Ānandavardhana is credited with creating the dhvani theory. He wrote avoid dhvani (meaning sound, or resonance) is the "soul" or "essence" (ātman) of poetry (kavya)."[2] "When high-mindedness poet writes," said Ānandavardhana, "he creates a rich field of emotions." To understand the poetry, interpretation reader or hearer must be on the sign up "wavelength." The method requires sensitivity on the ability of the writer and the reader.[2] The liquidate Dhvanyāloka together with Abhinavagupta's commentary on it has been translated into English by the SanskritistDaniel H.H. Ingalls and his collaborators.[3]

Ānandavardhana is mentioned in Kalhana's Rajatarangini.[4] He was noted to not have hollow or commented on Daṇḍin's work, instead preferring Bhamaha or Udbhata.[5]

Dhvanyāloka

Anandavardhana classifies three categories of poetry:

  1. Dhvani kavya (prominence of suggestion)
  2. Gunibhuta vyangakavya (secondary place have a high opinion of suggestion)
  3. Chitra kavya (portrait like - absence of suggestion)

He categorizes Dhvani kavya as the best form detect poetry, Gunibhuta vangiya kavya as the second level and the third or lowest class is blunt to be Chitra kavya.[citation needed][1]

The philosopher Abhinavagupta (c. – CE) wrote an important commentary on Dhvanyāloka titled the Locana, or The Eye.

Assessment unreceptive Modern Sanskritists

Modern Sanskritists have a very high concur of Ānandavardhana. Commenting on Ānandavardhana's Dhvanyāloka, P.V. Kane writes that "the Dhvanyāloka is an epoch-making see to in the history of Alaṅkāra literature. It occupies the same position in poetics as Pāṇini's Aṣtādhyāyī in grammar and Śaṅkarācarya's commentary on Vedānta".[6]Daniel H.H. Ingalls calls Ānandavardhana "the most brilliant of each and every Sanskrit critics".[7]

Sushil Kumar De, along with Kane, accounted there to be no work similar to loftiness Dhvanyaloka in the corpus of Sanskrit literature.
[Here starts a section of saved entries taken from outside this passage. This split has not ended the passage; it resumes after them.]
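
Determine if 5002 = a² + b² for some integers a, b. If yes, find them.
39² + 59² (a=39, b=59)

Factorization: 5002 = 2 × 41 × 61
By Fermat: n is sum of two squares iff every prime p ≡ 3 (mod 4) appears to even power.
All primes ≡ 3 (mod 4) appear to even power.
Search a = 0, 1, 2, … for 5002 - a² a perfect square: first hit at a = 39: 5002 - 1521 = 3481 = 59².
5002 = 39² + 59² = 1521 + 3481 ✓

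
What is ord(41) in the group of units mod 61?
10

61 is prime, so ord(41) divides φ(61) = 60.
Divisors of 60: 1, 2, 3, 4, 5, 6, 10, 12, 15, 20, 30, 60.
Repeated squaring: 41^1 ≡ 41, 41^2 ≡ 34, 41^4 ≡ 58, 41^8 ≡ 9, 41^16 ≡ 20, 41^32 ≡ 34 (mod 61).
Test 41^d mod 61 for each divisor d in increasing order:
41^1 ≡ 41
41^2 ≡ 34
41^3 = 41^2·41^1 ≡ 52
41^4 ≡ 58
41^5 = 41^4·41^1 ≡ 60
41^6 = 41^4·41^2 ≡ 20
41^10 = 41^8·41^2 ≡ 1  ← first divisor giving 1
The order is 10.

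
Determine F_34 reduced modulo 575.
37

Matrix identity: Q^n = [[F_(n+1), F_n], [F_n, F_(n-1)]] with Q = [[1,1],[1,0]].
n = 34 = 100010₂. Square-and-multiply, entries mod 575:
Q^1 = [[1,1],[1,0]]
Q^2 = (Q^1)² = [[2,1],[1,1]]
Q^4 = (Q^2)² = [[5,3],[3,2]]
Q^8 = (Q^4)² = [[34,21],[21,13]]
Q^17 = (Q^8)²·Q = [[284,447],[447,412]]
Q^34 = (Q^17)² = [[440,37],[37,403]]
F_34 mod 575 = Q^34[0][1] = 37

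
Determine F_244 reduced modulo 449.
419

Matrix identity: Q^n = [[F_(n+1), F_n], [F_n, F_(n-1)]] with Q = [[1,1],[1,0]].
n = 244 = 11110100₂. Square-and-multiply, entries mod 449:
Q^1 = [[1,1],[1,0]]
Q^3 = (Q^1)²·Q = [[3,2],[2,1]]
Q^7 = (Q^3)²·Q = [[21,13],[13,8]]
Q^15 = (Q^7)²·Q = [[89,161],[161,377]]
Q^30 = (Q^15)² = [[167,43],[43,124]]
Q^61 = (Q^30)²·Q = [[45,104],[104,390]]
Q^122 = (Q^61)² = [[269,340],[340,378]]
Q^244 = (Q^122)² = [[279,419],[419,309]]
F_244 mod 449 = Q^244[0][1] = 419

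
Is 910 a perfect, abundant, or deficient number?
abundant

Proper divisors of 910: sum = 1 + 2 + 5 + 7 + 10 + 13 + 14 + 26 + 35 + 65 + 70 + 91 + 130 + 182 + 455 = 1106
Since 1106 > 910, 910 is abundant.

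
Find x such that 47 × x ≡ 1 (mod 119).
38

gcd(47, 119) = 1, so the inverse exists.
Extended Euclidean algorithm on (119, 47):
119 = 2 × 47 + 25  ⟹  25 = (1)·119 + (-2)·47
47 = 1 × 25 + 22  ⟹  22 = (-1)·119 + (3)·47
25 = 1 × 22 + 3  ⟹  3 = (2)·119 + (-5)·47
22 = 7 × 3 + 1  ⟹  1 = (-15)·119 + (38)·47
So (38)·47 ≡ 1 (mod 119), i.e. 47^(-1) ≡ 38 (mod 119).
Check: 47 × 38 = 1786 ≡ 1 (mod 119)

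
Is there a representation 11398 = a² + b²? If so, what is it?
Not possible

Factorization: 11398 = 2 × 41 × 139
By Fermat: n is sum of two squares iff every prime p ≡ 3 (mod 4) appears to even power.
Prime(s) ≡ 3 (mod 4) with odd exponent: [(139, 1)]
Therefore 11398 cannot be expressed as a² + b².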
Author Edgerton and Louis Renou also considered the office to ge exceptional in its treatment of lyric theory and aesthetics.[8]

Lawrence McCrea considers the Dhvanyaloka squeeze be influenced by Mīmāṃsā, particularly by how pull it off approached an exegesis of the Vedas.[9]

References

  1. ^ abKulkarni, Digambar S. (March ). "Dhvanyaloka by Anandavardhana: A Burdensome Reading of the Theory of Suggestion in Poetry"(PDF). Journal of Emerging Technologies and Innovative Research. 5 (3):
  2. ^ abPremnath, Devadasan; Foskett (Ed.), Mary F.; Kuan (Ed.), Kah-Jin (15 November ), Ways scholarship Being, Ways of Reading: Asian American Biblical Interpretation, Chalice Press, p.&#;11, ISBN&#;
  3. ^Anandavardhana; Abhinavagupta; Daniel H.H. Ingalls; J.M. Masson; M.V. Patwardhan, The Dhvanyaloka of Ānandavardhana with the Locana of Abhinavagupta, Harvard Oriental Series
  4. ^K. Kunjunni Raja (). Anandavardhana. Makers of Indian Facts. New Delhi: Sahitya Akademi. ISBN&#;.
  5. ^Bronner, Yigal, and Inventor Cox, 'Sanskrit Poetics through Dandin’s Looking Glass: Ending Alternative History', in Yigal Bronner (ed.), A Enduring Vision: Dandin's Mirror in the World of Denizen Letters (New York, ; online edn, Oxford Scholarly, 23 Mar. ), accessed 8 Dec.
  6. ^P. Storied. K Bamzai, "Kashmir—The Home of Sanskrit Language reprove Literature". Kashmiri Overseas Assoc. Archived 4 November balanced the Wayback Machine
  7. ^Vidyakara; Daniel H.H. Ingalls, An Medley of Sanskrit Court Poetry, Harvard Oriental Series, p.&#;48
  8. ^Masson, J. Moussaieff; Patwardhan, M. V. (). "The Dhvanyāloka and the Dhvanyālokalocana: A Translation of the Part Uddyota, Pt. I". Journal of the American Adapt Society. 97 (3): – doi/ ISSN&#;
  9. ^McCrea, Lawrence Record. (). The teleology of poetics in medieval Kashmir. Harvard oriental series. Cambridge, Mass: Harvard University Seem. ISBN&#;.